I really took to heart Rev. Jim’s sermon this Sunday about treating anger  (which is actually fear at its root) with compassion.  Rather than shaming it, hiding it,  ignoring it, or berating it,  Rev. Jim  had a suggestion from  Thich Nhat Hanh’s  book  Anger.  Hanh recommends that you care for  your baby “Anger” as a loving mother would care for her baby.   You would listen for its cries and stop what you are doing and go to comfort your Anger.  You would embrace Anger tenderly as if you were a mother holding her sweet baby.   Your motherly love would radiate and penetrate baby Anger, soothing and calming it. Baby Anger is relieved significantly just by your presence and attention to its discomfort.  As a caring and concerned mother would try to find out the cause of Anger’s discomfort to eliminate it, so would  we  give mindful presence to our anger and allow its root cause of fear and confusion to surface and be dispelled.  If Darkness is the absence of light, and Love is the absence of fear, according to the Course in Miracles, it makes perfect sense to me that Love’s presence can dissipate our fear and anger in the same way that turning on a light in a dark room dissipates the darkness.

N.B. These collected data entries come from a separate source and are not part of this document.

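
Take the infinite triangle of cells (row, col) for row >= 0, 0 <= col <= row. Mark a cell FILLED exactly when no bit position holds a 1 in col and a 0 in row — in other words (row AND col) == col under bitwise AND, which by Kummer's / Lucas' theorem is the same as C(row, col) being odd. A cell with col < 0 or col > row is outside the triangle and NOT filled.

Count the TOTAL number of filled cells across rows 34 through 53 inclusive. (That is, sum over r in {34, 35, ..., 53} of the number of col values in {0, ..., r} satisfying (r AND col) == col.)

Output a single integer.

r34=100010 pc2: +4 =4
r35=100011 pc3: +8 =12
r36=100100 pc2: +4 =16
r37=100101 pc3: +8 =24
r38=100110 pc3: +8 =32
r39=100111 pc4: +16 =48
r40=101000 pc2: +4 =52
r41=101001 pc3: +8 =60
r42=101010 pc3: +8 =68
r43=101011 pc4: +16 =84
r44=101100 pc3: +8 =92
r45=101101 pc4: +16 =108
r46=101110 pc4: +16 =124
r47=101111 pc5: +32 =156
r48=110000 pc2: +4 =160
r49=110001 pc3: +8 =168
r50=110010 pc3: +8 =176
r51=110011 pc4: +16 =192
r52=110100 pc3: +8 =200
r53=110101 pc4: +16 =216

Answer: 216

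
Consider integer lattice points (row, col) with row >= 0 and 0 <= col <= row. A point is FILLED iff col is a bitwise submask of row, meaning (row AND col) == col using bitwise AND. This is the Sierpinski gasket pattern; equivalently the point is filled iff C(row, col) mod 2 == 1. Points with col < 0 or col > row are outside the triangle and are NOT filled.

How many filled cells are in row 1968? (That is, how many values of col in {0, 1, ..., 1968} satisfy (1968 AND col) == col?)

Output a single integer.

Answer: 64

Derivation:
1968 in binary = 11110110000
popcount(1968) = number of 1-bits in 11110110000 = 6
A col c satisfies (1968 AND c) == c iff every set bit of c is also set in 1968; each of the 6 set bits of 1968 can independently be on or off in c.
count = 2^6 = 64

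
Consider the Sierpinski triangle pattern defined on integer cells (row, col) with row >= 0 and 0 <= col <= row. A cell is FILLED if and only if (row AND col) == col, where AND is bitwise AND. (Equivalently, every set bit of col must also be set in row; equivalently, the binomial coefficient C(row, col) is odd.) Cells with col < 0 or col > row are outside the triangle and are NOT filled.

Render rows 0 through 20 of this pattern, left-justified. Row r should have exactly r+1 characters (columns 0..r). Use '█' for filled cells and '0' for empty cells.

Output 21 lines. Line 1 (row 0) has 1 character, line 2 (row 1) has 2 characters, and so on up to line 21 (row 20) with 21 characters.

Answer: █
██
█0█
████
█000█
██00██
█0█0█0█
████████
█0000000█
██000000██
█0█00000█0█
████0000████
█000█000█000█
██00██00██00██
█0█0█0█0█0█0█0█
████████████████
█000000000000000█
██00000000000000██
█0█0000000000000█0█
████000000000000████
█000█00000000000█000█

Derivation:
r0=0: █
r1=1: ██
r2=10: █0█
r3=11: ████
r4=100: █000█
r5=101: ██00██
r6=110: █0█0█0█
r7=111: ████████
r8=1000: █0000000█
r9=1001: ██000000██
r10=1010: █0█00000█0█
r11=1011: ████0000████
r12=1100: █000█000█000█
r13=1101: ██00██00██00██
r14=1110: █0█0█0█0█0█0█0█
r15=1111: ████████████████
r16=10000: █000000000000000█
r17=10001: ██00000000000000██
r18=10010: █0█0000000000000█0█
r19=10011: ████000000000000████
r20=10100: █000█00000000000█000█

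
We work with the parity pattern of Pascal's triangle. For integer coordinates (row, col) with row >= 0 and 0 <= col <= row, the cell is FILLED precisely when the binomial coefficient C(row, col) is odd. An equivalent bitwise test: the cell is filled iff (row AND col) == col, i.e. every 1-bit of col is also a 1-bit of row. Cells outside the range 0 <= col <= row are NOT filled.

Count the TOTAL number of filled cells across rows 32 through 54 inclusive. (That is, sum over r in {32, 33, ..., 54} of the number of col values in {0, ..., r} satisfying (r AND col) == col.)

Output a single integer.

r32=100000 pc1: +2 =2
r33=100001 pc2: +4 =6
r34=100010 pc2: +4 =10
r35=100011 pc3: +8 =18
r36=100100 pc2: +4 =22
r37=100101 pc3: +8 =30
r38=100110 pc3: +8 =38
r39=100111 pc4: +16 =54
r40=101000 pc2: +4 =58
r41=101001 pc3: +8 =66
r42=101010 pc3: +8 =74
r43=101011 pc4: +16 =90
r44=101100 pc3: +8 =98
r45=101101 pc4: +16 =114
r46=101110 pc4: +16 =130
r47=101111 pc5: +32 =162
r48=110000 pc2: +4 =166
r49=110001 pc3: +8 =174
r50=110010 pc3: +8 =182
r51=110011 pc4: +16 =198
r52=110100 pc3: +8 =206
r53=110101 pc4: +16 =222
r54=110110 pc4: +16 =238

Answer: 238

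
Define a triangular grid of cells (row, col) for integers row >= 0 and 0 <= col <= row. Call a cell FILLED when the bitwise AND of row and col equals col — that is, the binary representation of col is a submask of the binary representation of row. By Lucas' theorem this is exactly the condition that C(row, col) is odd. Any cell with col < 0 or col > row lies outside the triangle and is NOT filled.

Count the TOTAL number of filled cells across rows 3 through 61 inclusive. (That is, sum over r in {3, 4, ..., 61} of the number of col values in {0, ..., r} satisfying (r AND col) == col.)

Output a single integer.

Answer: 628

Derivation:
r3=11 pc2: +4 =4
r4=100 pc1: +2 =6
r5=101 pc2: +4 =10
r6=110 pc2: +4 =14
r7=111 pc3: +8 =22
r8=1000 pc1: +2 =24
r9=1001 pc2: +4 =28
r10=1010 pc2: +4 =32
r11=1011 pc3: +8 =40
r12=1100 pc2: +4 =44
r13=1101 pc3: +8 =52
r14=1110 pc3: +8 =60
r15=1111 pc4: +16 =76
r16=10000 pc1: +2 =78
r17=10001 pc2: +4 =82
r18=10010 pc2: +4 =86
r19=10011 pc3: +8 =94
r20=10100 pc2: +4 =98
r21=10101 pc3: +8 =106
r22=10110 pc3: +8 =114
r23=10111 pc4: +16 =130
r24=11000 pc2: +4 =134
r25=11001 pc3: +8 =142
r26=11010 pc3: +8 =150
r27=11011 pc4: +16 =166
r28=11100 pc3: +8 =174
r29=11101 pc4: +16 =190
r30=11110 pc4: +16 =206
r31=11111 pc5: +32 =238
r32=100000 pc1: +2 =240
r33=100001 pc2: +4 =244
r34=100010 pc2: +4 =248
r35=100011 pc3: +8 =256
r36=100100 pc2: +4 =260
r37=100101 pc3: +8 =268
r38=100110 pc3: +8 =276
r39=100111 pc4: +16 =292
r40=101000 pc2: +4 =296
r41=101001 pc3: +8 =304
r42=101010 pc3: +8 =312
r43=101011 pc4: +16 =328
r44=101100 pc3: +8 =336
r45=101101 pc4: +16 =352
r46=101110 pc4: +16 =368
r47=101111 pc5: +32 =400
r48=110000 pc2: +4 =404
r49=110001 pc3: +8 =412
r50=110010 pc3: +8 =420
r51=110011 pc4: +16 =436
r52=110100 pc3: +8 =444
r53=110101 pc4: +16 =460
r54=110110 pc4: +16 =476
r55=110111 pc5: +32 =508
r56=111000 pc3: +8 =516
r57=111001 pc4: +16 =532
r58=111010 pc4: +16 =548
r59=111011 pc5: +32 =580
r60=111100 pc4: +16 =596
r61=111101 pc5: +32 =628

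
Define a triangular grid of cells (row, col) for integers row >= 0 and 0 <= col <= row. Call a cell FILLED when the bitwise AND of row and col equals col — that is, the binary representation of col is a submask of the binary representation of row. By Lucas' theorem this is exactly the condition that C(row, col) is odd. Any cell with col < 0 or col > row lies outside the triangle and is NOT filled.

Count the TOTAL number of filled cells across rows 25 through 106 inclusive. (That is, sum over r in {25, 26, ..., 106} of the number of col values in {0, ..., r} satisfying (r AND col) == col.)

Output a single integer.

Answer: 1224

Derivation:
r25=11001 pc3: +8 =8
r26=11010 pc3: +8 =16
r27=11011 pc4: +16 =32
r28=11100 pc3: +8 =40
r29=11101 pc4: +16 =56
r30=11110 pc4: +16 =72
r31=11111 pc5: +32 =104
r32=100000 pc1: +2 =106
r33=100001 pc2: +4 =110
r34=100010 pc2: +4 =114
r35=100011 pc3: +8 =122
r36=100100 pc2: +4 =126
r37=100101 pc3: +8 =134
r38=100110 pc3: +8 =142
r39=100111 pc4: +16 =158
r40=101000 pc2: +4 =162
r41=101001 pc3: +8 =170
r42=101010 pc3: +8 =178
r43=101011 pc4: +16 =194
r44=101100 pc3: +8 =202
r45=101101 pc4: +16 =218
r46=101110 pc4: +16 =234
r47=101111 pc5: +32 =266
r48=110000 pc2: +4 =270
r49=110001 pc3: +8 =278
r50=110010 pc3: +8 =286
r51=110011 pc4: +16 =302
r52=110100 pc3: +8 =310
r53=110101 pc4: +16 =326
r54=110110 pc4: +16 =342
r55=110111 pc5: +32 =374
r56=111000 pc3: +8 =382
r57=111001 pc4: +16 =398
r58=111010 pc4: +16 =414
r59=111011 pc5: +32 =446
r60=111100 pc4: +16 =462
r61=111101 pc5: +32 =494
r62=111110 pc5: +32 =526
r63=111111 pc6: +64 =590
r64=1000000 pc1: +2 =592
r65=1000001 pc2: +4 =596
r66=1000010 pc2: +4 =600
r67=1000011 pc3: +8 =608
r68=1000100 pc2: +4 =612
r69=1000101 pc3: +8 =620
r70=1000110 pc3: +8 =628
r71=1000111 pc4: +16 =644
r72=1001000 pc2: +4 =648
r73=1001001 pc3: +8 =656
r74=1001010 pc3: +8 =664
r75=1001011 pc4: +16 =680
r76=1001100 pc3: +8 =688
r77=1001101 pc4: +16 =704
r78=1001110 pc4: +16 =720
r79=1001111 pc5: +32 =752
r80=1010000 pc2: +4 =756
r81=1010001 pc3: +8 =764
r82=1010010 pc3: +8 =772
r83=1010011 pc4: +16 =788
r84=1010100 pc3: +8 =796
r85=1010101 pc4: +16 =812
r86=1010110 pc4: +16 =828
r87=1010111 pc5: +32 =860
r88=1011000 pc3: +8 =868
r89=1011001 pc4: +16 =884
r90=1011010 pc4: +16 =900
r91=1011011 pc5: +32 =932
r92=1011100 pc4: +16 =948
r93=1011101 pc5: +32 =980
r94=1011110 pc5: +32 =1012
r95=1011111 pc6: +64 =1076
r96=1100000 pc2: +4 =1080
r97=1100001 pc3: +8 =1088
r98=1100010 pc3: +8 =1096
r99=1100011 pc4: +16 =1112
r100=1100100 pc3: +8 =1120
r101=1100101 pc4: +16 =1136
r102=1100110 pc4: +16 =1152
r103=1100111 pc5: +32 =1184
r104=1101000 pc3: +8 =1192
r105=1101001 pc4: +16 =1208
r106=1101010 pc4: +16 =1224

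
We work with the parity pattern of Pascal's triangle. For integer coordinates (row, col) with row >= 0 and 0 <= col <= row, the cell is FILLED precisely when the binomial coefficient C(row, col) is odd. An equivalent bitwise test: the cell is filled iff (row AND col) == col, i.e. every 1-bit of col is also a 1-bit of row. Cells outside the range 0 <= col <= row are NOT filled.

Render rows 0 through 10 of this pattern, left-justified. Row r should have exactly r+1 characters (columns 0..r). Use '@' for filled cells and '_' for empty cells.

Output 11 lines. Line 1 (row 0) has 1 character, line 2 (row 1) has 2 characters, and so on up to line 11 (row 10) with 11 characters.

r0=0: @
r1=1: @@
r2=10: @_@
r3=11: @@@@
r4=100: @___@
r5=101: @@__@@
r6=110: @_@_@_@
r7=111: @@@@@@@@
r8=1000: @_______@
r9=1001: @@______@@
r10=1010: @_@_____@_@

Answer: @
@@
@_@
@@@@
@___@
@@__@@
@_@_@_@
@@@@@@@@
@_______@
@@______@@
@_@_____@_@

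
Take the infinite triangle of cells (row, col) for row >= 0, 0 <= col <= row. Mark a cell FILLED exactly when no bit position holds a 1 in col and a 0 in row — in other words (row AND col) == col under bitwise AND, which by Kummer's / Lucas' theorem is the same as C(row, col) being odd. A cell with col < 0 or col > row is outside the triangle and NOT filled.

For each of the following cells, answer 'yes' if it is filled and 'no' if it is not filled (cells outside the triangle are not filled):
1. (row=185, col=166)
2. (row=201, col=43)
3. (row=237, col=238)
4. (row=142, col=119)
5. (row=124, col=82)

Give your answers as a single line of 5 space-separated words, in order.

Answer: no no no no no

Derivation:
(185,166): row=0b10111001, col=0b10100110, row AND col = 0b10100000 = 160; 160 != 166 -> empty
(201,43): row=0b11001001, col=0b101011, row AND col = 0b1001 = 9; 9 != 43 -> empty
(237,238): col outside [0, 237] -> not filled
(142,119): row=0b10001110, col=0b1110111, row AND col = 0b110 = 6; 6 != 119 -> empty
(124,82): row=0b1111100, col=0b1010010, row AND col = 0b1010000 = 80; 80 != 82 -> empty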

This idea of treating anger with attention and compassion so grabbed my attention this Sunday that I began practicing treating any unwanted emotion or reaction using Thich Nhat Hanh’s  prescription of compassionate presence.  It is so easy for me to visualize loving and holding an innocent and vulnerable baby while calming it and tending to its needs.  For my purposes, the unwanted reaction didn’t have to be named Anger for this compassion technique to work.  It could be any of its manifestations such as moodiness, knots in my stomach, or self-judgment that I don’t initially recognize as being Anger.  But tending to the unwanted reaction with the light and presence of compassion allowed it to show itself to me eventually as anger or fear, and then begin to  dissipate it..   If the idea interests you, listen to the  Rev. Jim’s sermon for Sept.  21 on Unity Church in Albany’s website.

Ah, Unity! You’ve just got to love it!